Life 3.0: Being Human in the Age of Artificial Intelligence (Knopf, 2017)
By Max Tegmark, professor of physics, founder of the Future of Life Institute
From chapter 3, “The Near Future: Breakthroughs, Bugs, Laws, Weapons and Jobs” (© 2017 by Max Tegmark)
In order to reap [the] benefits of AI without creating new problems, we need to answer many important questions. For example:
1. How can we make future AI systems more robust than today’s, so that they do what we want without crashing, malfunctioning or getting hacked?
2. How can we update our legal systems to be more fair and efficient and to keep pace with the rapidly changing digital landscape?

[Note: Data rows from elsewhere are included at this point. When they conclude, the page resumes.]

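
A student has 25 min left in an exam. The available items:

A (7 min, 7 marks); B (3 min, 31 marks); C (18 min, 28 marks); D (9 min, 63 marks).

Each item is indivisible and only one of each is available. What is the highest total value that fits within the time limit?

This is a 0/1 knapsack; check combinations near the capacity.
- A+B+D: time 7+3+9=19, value 7+31+63=101
- B+D: time 3+9=12, value 31+63=94
- A+D: time 7+9=16, value 7+63=70
- D: time 9, value 63
- B+C: time 3+18=21, value 31+28=59
Best: 101 marks.

101 marks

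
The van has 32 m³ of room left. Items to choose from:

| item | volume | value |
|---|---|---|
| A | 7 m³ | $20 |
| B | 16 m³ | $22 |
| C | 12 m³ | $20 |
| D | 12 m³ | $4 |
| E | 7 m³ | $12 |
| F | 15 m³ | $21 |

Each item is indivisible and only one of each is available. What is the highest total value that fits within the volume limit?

$54

This is a 0/1 knapsack; check combinations near the capacity.
- A+B+E: volume 7+16+7=30, value 20+22+12=54
- A+E+F: volume 7+7+15=29, value 20+12+21=53
- A+C+E: volume 7+12+7=26, value 20+20+12=52
- A+C+D: volume 7+12+12=31, value 20+20+4=44
- B+F: volume 16+15=31, value 22+21=43
Best: $54.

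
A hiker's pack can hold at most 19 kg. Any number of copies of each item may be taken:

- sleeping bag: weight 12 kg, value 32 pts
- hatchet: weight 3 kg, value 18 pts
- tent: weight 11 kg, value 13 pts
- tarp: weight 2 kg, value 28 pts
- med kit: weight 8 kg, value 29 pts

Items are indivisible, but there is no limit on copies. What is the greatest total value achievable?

Best value-per-unit is tarp at 28/2, and filling with it alone uses weight 9×2=18. No mix of the others beats 9×28 = 252.

252 pts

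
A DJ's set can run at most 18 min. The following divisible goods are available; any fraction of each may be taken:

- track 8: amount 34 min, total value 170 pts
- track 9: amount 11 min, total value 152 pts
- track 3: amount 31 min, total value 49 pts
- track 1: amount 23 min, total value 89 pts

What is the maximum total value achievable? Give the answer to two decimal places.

Take in order of value per unit:
- track 9 (152/11 per unit): all 11 → value 152, running total 152.00
- track 8 (170/34 per unit): 7 of 34 → value 7×170/34 = 35.0000, running total 187.00
Total 187.00.

187.00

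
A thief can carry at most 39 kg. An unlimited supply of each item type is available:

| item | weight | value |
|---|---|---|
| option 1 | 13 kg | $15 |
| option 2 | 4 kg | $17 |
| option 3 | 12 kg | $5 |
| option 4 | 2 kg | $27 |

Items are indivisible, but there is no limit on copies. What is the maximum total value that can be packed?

Best value-per-unit is option 4 at 27/2, and filling with it alone uses weight 19×2=38. No mix of the others beats 19×27 = 513.

$513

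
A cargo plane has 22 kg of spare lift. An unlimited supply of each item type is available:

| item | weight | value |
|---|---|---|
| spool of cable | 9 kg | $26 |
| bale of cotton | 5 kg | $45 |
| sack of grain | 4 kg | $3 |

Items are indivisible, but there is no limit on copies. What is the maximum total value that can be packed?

$180

Best value-per-unit is bale of cotton at 45/5, and filling with it alone uses weight 4×5=20. No mix of the others beats 4×45 = 180.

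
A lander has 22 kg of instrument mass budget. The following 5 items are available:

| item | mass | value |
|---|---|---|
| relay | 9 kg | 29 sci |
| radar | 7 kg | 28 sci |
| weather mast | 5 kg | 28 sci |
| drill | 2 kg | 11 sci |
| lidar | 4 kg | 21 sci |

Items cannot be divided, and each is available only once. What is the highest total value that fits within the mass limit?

This is a 0/1 knapsack; check combinations near the capacity.
- relay+weather mast+drill+lidar: mass 9+5+2+4=20, value 29+28+11+21=89
- relay+radar+drill+lidar: mass 9+7+2+4=22, value 29+28+11+21=89
- radar+weather mast+drill+lidar: mass 7+5+2+4=18, value 28+28+11+21=88
Best: 89 sci.

89 sci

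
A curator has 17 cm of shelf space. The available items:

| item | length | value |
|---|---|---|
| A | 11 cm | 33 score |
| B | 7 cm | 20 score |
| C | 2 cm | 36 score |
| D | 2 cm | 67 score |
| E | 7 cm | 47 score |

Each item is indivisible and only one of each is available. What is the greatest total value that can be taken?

Check high-value combinations within 17 cm:
- C+D+E: length 2+2+7=11, value 36+67+47=150
- A+C+D: length 11+2+2=15, value 33+36+67=136
- B+D+E: length 7+2+7=16, value 20+67+47=134
Best: 150 score.

150 score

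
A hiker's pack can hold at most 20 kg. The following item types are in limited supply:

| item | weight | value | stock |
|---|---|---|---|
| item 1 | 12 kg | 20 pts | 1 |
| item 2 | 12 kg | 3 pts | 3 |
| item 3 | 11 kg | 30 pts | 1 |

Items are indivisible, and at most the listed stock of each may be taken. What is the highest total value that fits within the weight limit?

30 pts

Top feasible selections:
- 1×item 3: weight 11, value 30
- 1×item 1: weight 12, value 20
- 1×item 2: weight 12, value 3
Best: 30 pts.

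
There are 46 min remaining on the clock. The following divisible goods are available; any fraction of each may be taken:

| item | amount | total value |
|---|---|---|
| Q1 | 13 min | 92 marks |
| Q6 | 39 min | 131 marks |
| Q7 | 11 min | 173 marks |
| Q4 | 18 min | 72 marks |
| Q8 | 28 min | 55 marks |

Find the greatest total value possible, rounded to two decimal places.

350.44

Take in order of value per unit:
- Q7 (173/11 per unit): all 11 → value 173, running total 173.00
- Q1 (92/13 per unit): all 13 → value 92, running total 265.00
- Q4 (72/18 per unit): all 18 → value 72, running total 337.00
- Q6 (131/39 per unit): 4 of 39 → value 4×131/39 = 13.4359, running total 350.44
Total 350.44.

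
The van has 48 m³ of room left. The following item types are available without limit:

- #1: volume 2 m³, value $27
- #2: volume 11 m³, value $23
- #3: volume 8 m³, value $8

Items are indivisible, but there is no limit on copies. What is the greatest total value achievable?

Best value-per-unit is #1 at 27/2, and filling with it alone uses volume 24×2=48. No mix of the others beats 24×27 = 648.

$648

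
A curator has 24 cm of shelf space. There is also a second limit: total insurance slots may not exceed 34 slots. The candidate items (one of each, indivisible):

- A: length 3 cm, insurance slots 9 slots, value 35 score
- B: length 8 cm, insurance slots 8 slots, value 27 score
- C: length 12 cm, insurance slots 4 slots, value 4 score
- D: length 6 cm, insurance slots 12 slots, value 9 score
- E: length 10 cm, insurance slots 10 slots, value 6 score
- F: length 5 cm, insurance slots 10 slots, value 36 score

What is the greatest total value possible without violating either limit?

Feasible sets respecting both limits:
- A+B+F: length 16, insurance slots 27, value 98
- A+D+F: length 14, insurance slots 31, value 80
- A+E+F: length 18, insurance slots 29, value 77
Best: 98 score.

98 score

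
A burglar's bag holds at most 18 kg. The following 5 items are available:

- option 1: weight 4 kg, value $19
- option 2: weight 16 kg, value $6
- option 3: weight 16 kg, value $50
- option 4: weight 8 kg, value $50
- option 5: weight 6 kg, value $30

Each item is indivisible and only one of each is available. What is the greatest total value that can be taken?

$99

Check high-value combinations within 18 kg:
- option 1+option 4+option 5: weight 4+8+6=18, value 19+50+30=99
- option 4+option 5: weight 8+6=14, value 50+30=80
- option 1+option 4: weight 4+8=12, value 19+50=69
- option 4: weight 8, value 50
- option 3: weight 16, value 50
Best: $99.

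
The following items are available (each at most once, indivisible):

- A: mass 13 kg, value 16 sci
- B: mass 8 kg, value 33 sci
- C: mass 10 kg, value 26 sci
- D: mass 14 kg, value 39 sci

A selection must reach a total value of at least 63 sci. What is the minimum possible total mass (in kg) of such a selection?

Subsets with value ≥ 63, sorted by total mass:
- B+D: mass 22, value 72
- C+D: mass 24, value 65
- A+B+C: mass 31, value 75
- B+C+D: mass 32, value 98
Minimum mass: 22 kg.

22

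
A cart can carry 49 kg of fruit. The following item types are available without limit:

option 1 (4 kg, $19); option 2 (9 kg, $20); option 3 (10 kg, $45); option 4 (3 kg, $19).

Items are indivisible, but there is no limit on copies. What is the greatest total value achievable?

$304

Best value-per-unit is option 4 at 19/3; filling with it alone gives 16×19 = 304.
Optimal mix: 1×option 1 + 15×option 4 → weight 49, value 304.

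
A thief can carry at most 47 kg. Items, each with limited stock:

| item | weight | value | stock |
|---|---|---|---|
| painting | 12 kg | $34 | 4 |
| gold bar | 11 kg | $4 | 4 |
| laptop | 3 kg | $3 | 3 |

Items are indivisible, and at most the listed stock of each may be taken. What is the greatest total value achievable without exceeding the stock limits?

$111

Best selections within weight 47 and stock limits:
- 3×painting + 3×laptop: weight 45, value 111
- 3×painting + 2×laptop: weight 42, value 108
Best: $111.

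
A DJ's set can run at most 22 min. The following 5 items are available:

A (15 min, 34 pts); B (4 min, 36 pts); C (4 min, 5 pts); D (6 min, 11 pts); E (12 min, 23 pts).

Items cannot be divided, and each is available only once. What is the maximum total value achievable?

70 pts

This is a 0/1 knapsack; check combinations near the capacity.
- A+B: duration 15+4=19, value 34+36=70
- B+D+E: duration 4+6+12=22, value 36+11+23=70
- B+C+E: duration 4+4+12=20, value 36+5+23=64
- B+E: duration 4+12=16, value 36+23=59
- B+C+D: duration 4+4+6=14, value 36+5+11=52
Best: 70 pts.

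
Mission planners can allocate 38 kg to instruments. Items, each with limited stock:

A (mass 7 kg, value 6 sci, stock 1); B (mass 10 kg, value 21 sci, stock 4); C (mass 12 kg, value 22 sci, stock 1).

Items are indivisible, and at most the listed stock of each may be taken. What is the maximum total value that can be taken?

Best selections within mass 38 and stock limits:
- 1×A + 3×B: mass 37, value 69
- 2×B + 1×C: mass 32, value 64
- 3×B: mass 30, value 63
Best: 69 sci.

69 sci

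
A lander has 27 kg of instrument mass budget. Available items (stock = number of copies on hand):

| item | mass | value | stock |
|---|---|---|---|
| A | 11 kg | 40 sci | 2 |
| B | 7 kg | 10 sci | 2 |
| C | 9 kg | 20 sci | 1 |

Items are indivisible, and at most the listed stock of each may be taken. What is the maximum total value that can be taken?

Top feasible selections:
- 2×A: mass 22, value 80
- 1×A + 1×B + 1×C: mass 27, value 70
- 1×A + 1×C: mass 20, value 60
Best: 80 sci.

80 sci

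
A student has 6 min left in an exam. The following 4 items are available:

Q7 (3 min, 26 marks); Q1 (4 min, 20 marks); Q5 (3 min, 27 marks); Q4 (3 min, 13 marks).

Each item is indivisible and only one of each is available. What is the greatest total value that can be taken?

Check high-value combinations within 6 min:
- Q7+Q5: time 3+3=6, value 26+27=53
- Q5+Q4: time 3+3=6, value 27+13=40
- Q7+Q4: time 3+3=6, value 26+13=39
Best: 53 marks.

53 marks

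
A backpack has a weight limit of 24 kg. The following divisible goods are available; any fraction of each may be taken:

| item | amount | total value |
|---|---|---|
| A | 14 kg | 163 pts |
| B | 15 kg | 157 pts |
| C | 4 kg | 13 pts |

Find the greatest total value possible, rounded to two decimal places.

Take in order of value per unit:
- A (163/14 per unit): all 14 → value 163, running total 163.00
- B (157/15 per unit): 10 of 15 → value 10×157/15 = 104.6667, running total 267.67
Total 267.67.

267.67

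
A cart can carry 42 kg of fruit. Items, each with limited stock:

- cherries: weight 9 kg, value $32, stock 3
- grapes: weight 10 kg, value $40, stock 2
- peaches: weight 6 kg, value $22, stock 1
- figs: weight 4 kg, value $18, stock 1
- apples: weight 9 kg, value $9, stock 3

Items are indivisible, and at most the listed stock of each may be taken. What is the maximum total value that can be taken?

$162

Best selections within weight 42 and stock limits:
- 2×cherries + 2×grapes + 1×figs: weight 42, value 162
- 3×cherries + 1×grapes + 1×figs: weight 41, value 154
Best: $162.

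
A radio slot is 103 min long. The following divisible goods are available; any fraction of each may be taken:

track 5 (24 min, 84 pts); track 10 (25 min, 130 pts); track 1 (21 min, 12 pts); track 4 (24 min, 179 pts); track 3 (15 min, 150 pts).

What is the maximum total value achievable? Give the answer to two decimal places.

551.57

Take in order of value per unit:
- track 3 (150/15 per unit): all 15 → value 150, running total 150.00
- track 4 (179/24 per unit): all 24 → value 179, running total 329.00
- track 10 (130/25 per unit): all 25 → value 130, running total 459.00
- track 5 (84/24 per unit): all 24 → value 84, running total 543.00
- track 1 (12/21 per unit): 15 of 21 → value 15×12/21 = 8.5714, running total 551.57
Total 551.57.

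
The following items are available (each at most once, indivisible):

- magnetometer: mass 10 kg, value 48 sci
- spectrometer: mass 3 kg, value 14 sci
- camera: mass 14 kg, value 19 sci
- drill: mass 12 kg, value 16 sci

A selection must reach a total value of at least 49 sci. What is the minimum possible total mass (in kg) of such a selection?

Subsets with value ≥ 49, sorted by total mass:
- magnetometer+spectrometer: mass 13, value 62
- magnetometer+drill: mass 22, value 64
- magnetometer+camera: mass 24, value 67
- magnetometer+spectrometer+drill: mass 25, value 78
Minimum mass: 13 kg.

13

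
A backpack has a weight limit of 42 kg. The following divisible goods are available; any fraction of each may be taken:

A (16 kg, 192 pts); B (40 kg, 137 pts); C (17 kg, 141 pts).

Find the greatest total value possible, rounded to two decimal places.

363.83

Take in order of value per unit:
- A (192/16 per unit): all 16 → value 192, running total 192.00
- C (141/17 per unit): all 17 → value 141, running total 333.00
- B (137/40 per unit): 9 of 40 → value 9×137/40 = 30.8250, running total 363.83
Total 363.83.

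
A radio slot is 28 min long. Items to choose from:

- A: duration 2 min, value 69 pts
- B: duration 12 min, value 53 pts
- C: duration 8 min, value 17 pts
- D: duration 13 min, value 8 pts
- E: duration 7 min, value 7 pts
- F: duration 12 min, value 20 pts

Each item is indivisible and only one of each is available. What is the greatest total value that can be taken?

142 pts

Check high-value combinations within 28 min:
- A+B+F: duration 2+12+12=26, value 69+53+20=142
- A+B+C: duration 2+12+8=22, value 69+53+17=139
- A+B+D: duration 2+12+13=27, value 69+53+8=130
Best: 142 pts.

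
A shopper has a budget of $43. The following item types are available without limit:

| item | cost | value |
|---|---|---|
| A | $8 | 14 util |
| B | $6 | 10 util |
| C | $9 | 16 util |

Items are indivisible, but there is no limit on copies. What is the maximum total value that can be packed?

Best value-per-unit is C at 16/9; filling with it alone gives 4×16 = 64.
Optimal mix: 2×A + 3×C → cost 43, value 76.

76 util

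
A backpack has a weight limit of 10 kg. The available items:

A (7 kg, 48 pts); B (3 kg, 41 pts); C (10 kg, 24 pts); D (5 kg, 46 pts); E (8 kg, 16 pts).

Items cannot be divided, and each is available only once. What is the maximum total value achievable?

Check high-value combinations within 10 kg:
- A+B: weight 7+3=10, value 48+41=89
- B+D: weight 3+5=8, value 41+46=87
- A: weight 7, value 48
- D: weight 5, value 46
Best: 89 pts.

89 pts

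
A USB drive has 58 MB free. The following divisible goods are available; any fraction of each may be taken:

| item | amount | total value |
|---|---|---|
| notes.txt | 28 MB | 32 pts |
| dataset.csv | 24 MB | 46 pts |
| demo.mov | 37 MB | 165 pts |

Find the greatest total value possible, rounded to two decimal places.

205.25

Take in order of value per unit:
- demo.mov (165/37 per unit): all 37 → value 165, running total 165.00
- dataset.csv (46/24 per unit): 21 of 24 → value 21×46/24 = 40.2500, running total 205.25
Total 205.25.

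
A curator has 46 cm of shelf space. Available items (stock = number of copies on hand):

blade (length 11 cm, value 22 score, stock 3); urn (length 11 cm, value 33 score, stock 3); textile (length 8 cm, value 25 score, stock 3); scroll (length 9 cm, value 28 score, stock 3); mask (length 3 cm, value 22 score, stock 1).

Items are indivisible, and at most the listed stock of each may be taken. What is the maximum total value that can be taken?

156 score

Best selections within length 46 and stock limits:
- 2×textile + 3×scroll + 1×mask: length 46, value 156
- 3×textile + 2×scroll + 1×mask: length 45, value 153
Best: 156 score.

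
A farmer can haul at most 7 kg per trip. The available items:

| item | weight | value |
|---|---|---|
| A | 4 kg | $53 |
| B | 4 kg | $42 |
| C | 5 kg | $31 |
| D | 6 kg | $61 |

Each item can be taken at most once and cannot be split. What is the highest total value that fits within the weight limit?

$61

Check high-value combinations within 7 kg:
- D: weight 6, value 61
- A: weight 4, value 53
- B: weight 4, value 42
Best: $61.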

3. How can we make weapons smarter and less prone to killing innocent civilians without triggering an out-of-control arms race in lethal autonomous weapons?
4. How can we grow our prosperity through automation without leaving people lacking income or purpose? These four near-term questions are aimed mainly at computer scientists, legal scholars, military strategists and economists, respectively. However, to help get the answers we need by the time we need them, everybody needs to join this conversation, because as we’ll see, the challenges transcend all traditional boundaries—both between specialties and between nations.
Machine, Platform, Crowd: Harnessing Our Digital Future (Norton, 2017)
By Erik Brynjolfsson PhD ’91, director of the MIT Initiative on the Digital Economy (IDE) and Schussel Family Professor of Management Science; and Andrew McAfee ’88, ’89, SM ’90, co-director, IDE
From the conclusion, “Economies and Societies Beyond Computation” (© 2017 by Erik Brynjolfsson and Andrew McAfee)
Although we field many requests for advice on how a company can thrive in the digital era, some of the most common questions we get take a broader view: What does the machine-platform-crowd transformation mean for society? Will machines leave people unemployed? Will powerful platforms control all our economic decisions? Will individuals have less freedom to decide how and when they work, where they live, and who their friends are?
These are profoundly important issues. But too often, they are variants of a single question: What will technology do to us?
And that’s not the right question. Technology is a tool. That is true whether it’s a hammer or a deep neural network. Tools don’t decide what happens to people. We decide. The lesson we’ve learned from studying thousands of companies over our careers is that while technology creates options, success depends on how people take advantage of these options. The success of a venture almost never turns on how much technology it can access, but on how its people use that technology, and on what values they imbue in the organization.
We have more powerful technology at our disposal than ever before, both as individuals and as a society. This means we have more power to change the world than ever before. [. . .] So we should ask not “What will technology do to us?” but rather “What do we want to do with technology?”